Neste artigo, explico o que fazer em caso de falecimento de um sócio em sociedade por quotas. Confira!
1. Falecimento de sócio na Sociedade Unipessoal
A sociedade unipessoal é uma pessoa colectiva constituída por um único sócio, que pode ser uma pessoa singular ou colectiva.
Em caso de falecimento do único sócio:
- A sociedade não se extingue automaticamente;
- Os herdeiros devem decidir se assumem a posição do sócio (de forma individual ou coletiva);
- Caso contrário, aplica-se o disposto nos artigos 63 e seguintes do Código Comercial, devendo proceder-se à liquidação ou reorganização da sociedade.
3. Falecimento de sócio na Sociedade por Quotas
É a forma mais comum entre pequenas e médias empresas, composta por dois ou mais sócios.
O que fazer quando um dos sócios falece?
Segundo o artigo 29 do Código Comercial:
- O falecimento de um sócio não obriga à dissolução da sociedade, salvo se o contrato social assim prever.
- A firma da sociedade também não precisa ser alterada, mesmo que contenha o nome do sócio falecido, salvo convenção em contrário.
Participação dos herdeiros
Se não houver impedimento contratual, os herdeiros podem ingressar na sociedade com os mesmos direitos e deveres do sócio falecido, conforme o (nº 4 do artigo 63, do Código Comercial). Para isso, devem:
- Requerer a inscrição da alteração no registo comercial;
- Apresentar os documentos que comprovem a sucessão legal.

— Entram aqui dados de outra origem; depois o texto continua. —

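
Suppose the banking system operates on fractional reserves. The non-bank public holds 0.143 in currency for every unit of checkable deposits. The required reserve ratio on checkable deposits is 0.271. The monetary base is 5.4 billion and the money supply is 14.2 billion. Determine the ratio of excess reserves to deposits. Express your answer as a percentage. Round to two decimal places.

2.07%

Using m = M/MB = 14.2/5.4 ≈ 2.629630. Since m = (1 + c)/(c + rr + e), the denominator satisfies c + rr + e = (1 + c)/m = (1 + 0.143) / 2.629630 ≈ 0.434662.
With c = 0.143 and rr = 0.271, the ratio of excess reserves to deposits is 0.434662 − 0.143 − 0.271 = 0.020662.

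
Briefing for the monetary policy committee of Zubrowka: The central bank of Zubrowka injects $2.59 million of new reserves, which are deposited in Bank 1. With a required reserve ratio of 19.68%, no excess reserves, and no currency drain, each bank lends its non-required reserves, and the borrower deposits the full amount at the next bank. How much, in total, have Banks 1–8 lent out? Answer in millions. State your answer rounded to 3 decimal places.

$8.740 million

Bank i lends (1 − rr)^i of the original deposit: Bank 1 lends 2.59·0.8032 ≈ 2.0803, Bank 2 lends 2.59·0.8032² ≈ 1.6709, and so on.
Summing a geometric series: total = 2.59·[0.8032·(1 − 0.8032^8) / (1 − 0.8032)] ≈ 8.7396 million.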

- Avaliação da quota do sócio falecido
Caso os herdeiros não desejem ou não possam ingressar na sociedade, deve-se avaliar a quota do sócio falecido para efeito de:
- Compra pelos sócios remanescentes;
- Liquidação da participação do sócio falecido.

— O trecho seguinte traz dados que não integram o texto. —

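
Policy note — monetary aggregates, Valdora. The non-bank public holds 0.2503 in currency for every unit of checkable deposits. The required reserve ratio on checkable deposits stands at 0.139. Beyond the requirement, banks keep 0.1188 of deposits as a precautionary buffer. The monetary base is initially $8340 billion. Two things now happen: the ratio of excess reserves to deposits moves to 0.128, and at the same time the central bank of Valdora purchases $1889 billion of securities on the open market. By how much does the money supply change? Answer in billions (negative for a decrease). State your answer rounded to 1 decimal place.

$4200.7 billion

Before: m₁ = (1 + 0.2503) / (0.139 + 0.1188 + 0.2503) ≈ 2.4607361, MB₁ = 8340, so M₁ = 2.4607361 × 8340 ≈ 20522.5391 billion.
After: m₂ = (1 + 0.2503) / (0.139 + 0.128 + 0.2503) ≈ 2.4169727, MB₂ = 8340 + 1889 = 10229, so M₂ = 2.4169727 × 10229 ≈ 24723.2137 billion.
ΔM = M₂ − M₁ = 24723.2137 − 20522.5391 = 4200.6746 billion.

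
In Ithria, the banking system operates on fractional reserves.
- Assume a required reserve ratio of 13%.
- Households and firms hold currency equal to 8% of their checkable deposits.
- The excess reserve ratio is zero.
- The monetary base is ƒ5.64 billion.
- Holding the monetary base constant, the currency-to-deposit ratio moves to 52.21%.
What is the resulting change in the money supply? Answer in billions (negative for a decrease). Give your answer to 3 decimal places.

-15.841 billion

Initially m₁ = (1 + 0.08) / (0.13 + 0.08) ≈ 5.14286, so M₁ = 5.14286 × 5.64 ≈ 29.0057 billion.
After the change m₂ = (1 + 0.5221) / (0.13 + 0.5221) ≈ 2.33415, so M₂ = 2.33415 × 5.64 ≈ 13.1646 billion.
ΔM = M₂ − M₁ = 13.1646 − 29.0057 = -15.8411 billion.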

Se não houver acordo entre os herdeiros e os sócios quanto ao valor da quota, qualquer parte pode recorrer ao tribunal para determinar esse valor (n º 2 do art. 63).
Possibilidade de liquidação
Nos casos em que não há acordo entre os herdeiros e demais sócios sobre o futuro da participação, o artigo 63, n.º 3, prevê que, após 90 dias do falecimento, qualquer interessado pode requerer a liquidação judicial da sociedade ou da quota.
Conclusão
O novo Código Comercial traz clareza e segurança jurídica para estes casos, mas é essencial que cada empresa tenha cláusulas contratuais claras sobre sucessão, entrada de herdeiros e liquidação de quotas.
Dica: Revise e atualize o contrato social da sua empresa para incluir cláusulas específicas sobre o que fazer em caso de morte de um sócio. Isso evita conflitos futuros e acelera o processo de sucessão.
Nota: Este artigo tem caráter meramente informativo e não substitui a consulta da legislação atual ou o aconselhamento jurídico de um profissional.